Entre celle qui tenta en vain de dormir, ceux qui firent style "Oué, oué, on bosse là, dûr même... un samedi dès 7h, eh oui Messieurs-Madames, on le veut notre semestre, nous, mine de rien !", celui qui lit L'Equipe qui présentait la Finale de la Coupe de la Ligue et autres réjouissances, et une Belette qui a ri, lu, écouté de la musique en attendant Paris, le voyage passa assez vite.

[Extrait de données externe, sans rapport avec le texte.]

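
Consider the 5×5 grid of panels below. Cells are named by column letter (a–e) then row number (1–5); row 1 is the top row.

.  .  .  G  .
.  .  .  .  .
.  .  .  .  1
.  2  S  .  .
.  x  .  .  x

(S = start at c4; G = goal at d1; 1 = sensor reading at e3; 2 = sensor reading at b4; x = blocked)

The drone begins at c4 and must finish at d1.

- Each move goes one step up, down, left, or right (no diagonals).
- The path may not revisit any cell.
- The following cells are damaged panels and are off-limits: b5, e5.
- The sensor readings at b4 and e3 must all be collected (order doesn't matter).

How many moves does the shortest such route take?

Any route passes through b4 and e3 in some order between c4 and d1. Summing Manhattan distances along each leg and taking the cheapest ordering (c4 → b4 → e3 → d1) gives a lower bound of 1 + 4 + 3 = 8 moves.
A route of 8 moves achieves this: c4 → b4 → b3 → c3 → d3 → e3 → e2 → e1 → d1.
Since 8 matches the lower bound, it is optimal.

8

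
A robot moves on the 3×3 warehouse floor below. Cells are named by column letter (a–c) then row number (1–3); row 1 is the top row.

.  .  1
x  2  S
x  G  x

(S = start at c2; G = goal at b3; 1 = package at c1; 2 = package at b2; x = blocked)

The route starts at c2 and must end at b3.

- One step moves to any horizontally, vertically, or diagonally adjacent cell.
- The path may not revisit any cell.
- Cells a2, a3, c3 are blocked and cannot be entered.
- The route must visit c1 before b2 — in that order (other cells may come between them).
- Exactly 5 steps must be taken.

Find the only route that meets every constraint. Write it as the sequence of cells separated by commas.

c2, c1, b1, a1, b2, b3

The waypoints must appear in the order c1, b2, with no cell reused.
Route from c2: up 1 to c1, left 2 to a1, down-right 1 to b2, down 1 to b3 — 5 moves in all.
Check: order respected (1 at step 1, 2 at step 4); 5 moves as required.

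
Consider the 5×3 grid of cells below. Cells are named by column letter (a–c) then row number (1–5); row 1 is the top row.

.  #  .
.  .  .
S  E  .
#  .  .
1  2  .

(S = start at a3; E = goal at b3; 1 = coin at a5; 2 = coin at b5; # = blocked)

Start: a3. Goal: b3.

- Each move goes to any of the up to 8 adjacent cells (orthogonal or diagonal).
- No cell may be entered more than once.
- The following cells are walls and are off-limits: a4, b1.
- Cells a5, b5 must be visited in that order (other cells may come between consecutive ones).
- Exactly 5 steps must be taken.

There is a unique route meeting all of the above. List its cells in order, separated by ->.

The waypoints must appear in the order a5, b5, with no cell reused.
Route from a3: down-right 1 to b4, down-left 1 to a5, right 1 to b5, up-right 1 to c4, up-left 1 to b3 — 5 moves in all.
Check: order respected (1 at step 2, 2 at step 3); 5 moves as required.

a3 -> b4 -> a5 -> b5 -> c4 -> b3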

Arrivé sur le quai de la gare de l'Est, nous attribuâmes à un homme endormi à même le sol, et peut-être SDF sans que toutefois ce fut un fait établi, le reste d'une boîte de gâteaux. Oui, chez ANOTER, on est généreux. On distribue poèmes, orgasmes et gâteaux avec la même joie.


Le métro fut une grande première pour certains (on passa devant le Moulin Rouge) et le Musée de la Vie Romantique une déception pour tout le monde. Franchement... comment peut-on prétendre présenter le Romantisme dans un Musée sans évoquer Hugo ???

En fait de musée, ce fut une maison de deux étages, certes jolie mais sans ravissement particulier.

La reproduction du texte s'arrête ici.